15 March 2016
Author Tim Bowler visits Lower School
The Carnegie Medal winner Tim Bowler spent two days at Sevenoaks as writer in residence last week.
Last week, the renowned author Tim Bowler came to visit the Lower School. Mr Bowler has won various awards for his children’s books such as the prestigious Carnegie medal for River Boy, a novel that explores coping with life and death in a gripping and haunting tale. He has written around 20 books, with his first novel being Midget published in 1994, and continues to write.
Mr Bowler first gave an assembly to both year groups in which he told us about how he began writing, his motivation and his continued passion for writing. He told it in a very funny and engaging way that inspired many people.
A Year 7 pupil said: ‘He was very interesting and nice. Also he was extremely amusing and has inspired me to do more creative writing!’
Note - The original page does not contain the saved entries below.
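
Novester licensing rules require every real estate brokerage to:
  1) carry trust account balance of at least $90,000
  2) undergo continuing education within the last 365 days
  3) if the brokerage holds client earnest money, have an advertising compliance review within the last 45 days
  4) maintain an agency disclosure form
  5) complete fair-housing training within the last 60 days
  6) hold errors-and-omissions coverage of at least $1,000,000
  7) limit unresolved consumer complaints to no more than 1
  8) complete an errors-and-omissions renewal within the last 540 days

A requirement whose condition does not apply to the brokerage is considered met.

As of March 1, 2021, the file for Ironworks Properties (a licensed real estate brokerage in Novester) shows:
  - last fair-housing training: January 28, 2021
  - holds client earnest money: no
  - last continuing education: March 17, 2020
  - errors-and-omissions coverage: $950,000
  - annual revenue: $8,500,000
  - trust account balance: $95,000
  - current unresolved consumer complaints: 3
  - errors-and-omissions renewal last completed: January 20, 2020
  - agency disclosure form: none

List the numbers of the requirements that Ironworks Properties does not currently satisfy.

4, 6, 7

1. trust account balance $95,000 ≥ $90,000 → met
2. continuing education 349 days ago vs limit 365 → met
3. condition 'holds client earnest money' does not hold → requirement n/a → met
4. agency disclosure form absent → not met
5. fair-housing training 32 days ago vs limit 60 → met
6. errors-and-omissions coverage $950,000 < $1,000,000 → not met
7. unresolved consumer complaints 3 > 1 → not met
8. errors-and-omissions renewal 406 days ago vs limit 540 → met
Not met: 4, 6, 7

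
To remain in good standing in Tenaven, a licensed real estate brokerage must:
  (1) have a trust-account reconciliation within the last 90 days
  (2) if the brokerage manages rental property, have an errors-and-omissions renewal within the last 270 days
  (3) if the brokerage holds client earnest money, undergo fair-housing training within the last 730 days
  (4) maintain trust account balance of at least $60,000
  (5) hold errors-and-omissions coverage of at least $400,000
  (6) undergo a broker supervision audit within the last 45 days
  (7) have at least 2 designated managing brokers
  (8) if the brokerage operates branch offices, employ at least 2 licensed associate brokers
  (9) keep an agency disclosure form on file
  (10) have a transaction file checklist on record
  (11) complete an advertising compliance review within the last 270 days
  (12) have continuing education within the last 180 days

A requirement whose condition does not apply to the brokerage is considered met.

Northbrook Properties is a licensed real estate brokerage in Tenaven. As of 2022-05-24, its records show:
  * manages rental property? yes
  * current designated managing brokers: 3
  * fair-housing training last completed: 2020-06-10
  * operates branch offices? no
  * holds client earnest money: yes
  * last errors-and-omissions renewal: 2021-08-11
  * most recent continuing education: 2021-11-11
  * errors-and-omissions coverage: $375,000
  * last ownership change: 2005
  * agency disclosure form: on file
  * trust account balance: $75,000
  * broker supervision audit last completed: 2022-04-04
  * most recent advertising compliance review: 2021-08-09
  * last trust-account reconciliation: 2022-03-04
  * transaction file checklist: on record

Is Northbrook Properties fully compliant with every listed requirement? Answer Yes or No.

1. trust-account reconciliation 81 days ago vs limit 90 → met
2. condition 'manages rental property' holds; errors-and-omissions renewal 286 days ago vs limit 270 → not met
3. condition 'holds client earnest money' holds; fair-housing training 713 days ago vs limit 730 → met
4. trust account balance $75,000 ≥ $60,000 → met
5. errors-and-omissions coverage $375,000 < $400,000 → not met
6. broker supervision audit 50 days ago vs limit 45 → not met
7. designated managing brokers 3 ≥ 2 → met
8. condition 'operates branch offices' does not hold → requirement n/a → met
9. agency disclosure form present → met
10. transaction file checklist present → met
11. advertising compliance review 288 days ago vs limit 270 → not met
12. continuing education 194 days ago vs limit 180 → not met
Not met: 2, 5, 6, 11, 12

No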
One of his themes was that anyone can do it as long as they are keen and don’t give up. He gave a special viewing of his first story he wrote when he was around five or six years old which went along the lines of: Francis Drake decided to attack Philip of Spain. So he did. The end. I honestly think that surprised quite a few people, how he started from such humble beginnings but grew up to become so famous!
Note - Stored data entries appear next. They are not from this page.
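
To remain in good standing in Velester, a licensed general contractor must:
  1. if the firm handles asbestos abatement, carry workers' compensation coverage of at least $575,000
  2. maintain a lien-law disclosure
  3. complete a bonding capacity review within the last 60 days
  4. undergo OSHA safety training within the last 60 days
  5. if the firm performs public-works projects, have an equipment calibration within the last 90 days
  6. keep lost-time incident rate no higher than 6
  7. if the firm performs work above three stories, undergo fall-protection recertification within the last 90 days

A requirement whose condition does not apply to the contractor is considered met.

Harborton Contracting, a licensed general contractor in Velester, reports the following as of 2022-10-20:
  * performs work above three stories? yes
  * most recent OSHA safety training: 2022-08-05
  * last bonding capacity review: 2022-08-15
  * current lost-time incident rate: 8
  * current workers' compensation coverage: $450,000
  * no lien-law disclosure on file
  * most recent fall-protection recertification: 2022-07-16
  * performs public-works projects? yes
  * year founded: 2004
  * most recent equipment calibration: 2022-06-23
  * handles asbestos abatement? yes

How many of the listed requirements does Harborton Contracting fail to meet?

7

1. condition 'handles asbestos abatement' holds; workers' compensation coverage $450,000 < $575,000 → not met
2. lien-law disclosure absent → not met
3. bonding capacity review 66 days ago vs limit 60 → not met
4. OSHA safety training 76 days ago vs limit 60 → not met
5. condition 'performs public-works projects' holds; equipment calibration 119 days ago vs limit 90 → not met
6. lost-time incident rate 8 > 6 → not met
7. condition 'performs work above three stories' holds; fall-protection recertification 96 days ago vs limit 90 → not met
Not met: 7 of 7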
Over two days he came to Lower School English classes. This gave him a chance to explain in greater depth and answer more questions. He read out the second chapter of his book Buried Thunder by popular demand, as he had read the first chapter in the assembly. He then told us how he had come up with the idea and how he then wrote it out; three bodies in a wood and a pair of fox eyes.
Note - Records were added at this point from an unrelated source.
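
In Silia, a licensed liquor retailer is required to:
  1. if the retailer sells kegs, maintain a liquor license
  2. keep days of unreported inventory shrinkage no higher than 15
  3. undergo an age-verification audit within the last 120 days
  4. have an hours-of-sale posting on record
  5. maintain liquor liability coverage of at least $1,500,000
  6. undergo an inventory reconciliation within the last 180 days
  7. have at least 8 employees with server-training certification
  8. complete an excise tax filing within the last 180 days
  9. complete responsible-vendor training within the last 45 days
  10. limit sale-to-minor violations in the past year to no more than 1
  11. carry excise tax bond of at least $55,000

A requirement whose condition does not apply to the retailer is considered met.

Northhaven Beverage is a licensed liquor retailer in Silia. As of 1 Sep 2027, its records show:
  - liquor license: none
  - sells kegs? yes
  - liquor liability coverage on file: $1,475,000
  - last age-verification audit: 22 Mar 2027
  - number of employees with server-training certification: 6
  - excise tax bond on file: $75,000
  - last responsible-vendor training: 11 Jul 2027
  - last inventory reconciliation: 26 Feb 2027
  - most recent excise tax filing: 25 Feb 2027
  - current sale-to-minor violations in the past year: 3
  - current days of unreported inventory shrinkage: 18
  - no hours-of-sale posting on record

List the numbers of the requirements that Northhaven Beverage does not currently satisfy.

1. condition 'sells kegs' holds; liquor license absent → not met
2. days of unreported inventory shrinkage 18 > 15 → not met
3. age-verification audit 163 days ago vs limit 120 → not met
4. hours-of-sale posting absent → not met
5. liquor liability coverage $1,475,000 < $1,500,000 → not met
6. inventory reconciliation 187 days ago vs limit 180 → not met
7. employees with server-training certification 6 < 8 → not met
8. excise tax filing 188 days ago vs limit 180 → not met
9. responsible-vendor training 52 days ago vs limit 45 → not met
10. sale-to-minor violations in the past year 3 > 1 → not met
11. excise tax bond $75,000 ≥ $55,000 → met
Not met: 1, 2, 3, 4, 5, 6, 7, 8, 9, 10

1, 2, 3, 4, 5, 6, 7, 8, 9, 10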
Mr Bowler said that the first time he puts his pen to paper it is never right, he has to keep on redrafting and rephrasing sentences and even paragraphs until they are perfect, or near enough! As well as that, sometimes his publisher does not accept his books or wants him to change small things. What was surprising about this was that, although he started quite early, he only got published when he was roughly 40.
He also gave a workshop for keen writers, and gave hints and tips about how to make their writing better. Mr Bowler told us that he is not the kind of author to plan out a plot, every chapter and every paragraph, but just thinks of a place and an unexpected object, or person in that place. For example: a frozen lake and a dead body. Next he told the students to start writing a paragraph on something similar, which produced some very original pieces of work.
We really enjoyed his talk and we hope that he will inspire writers for many more years to come!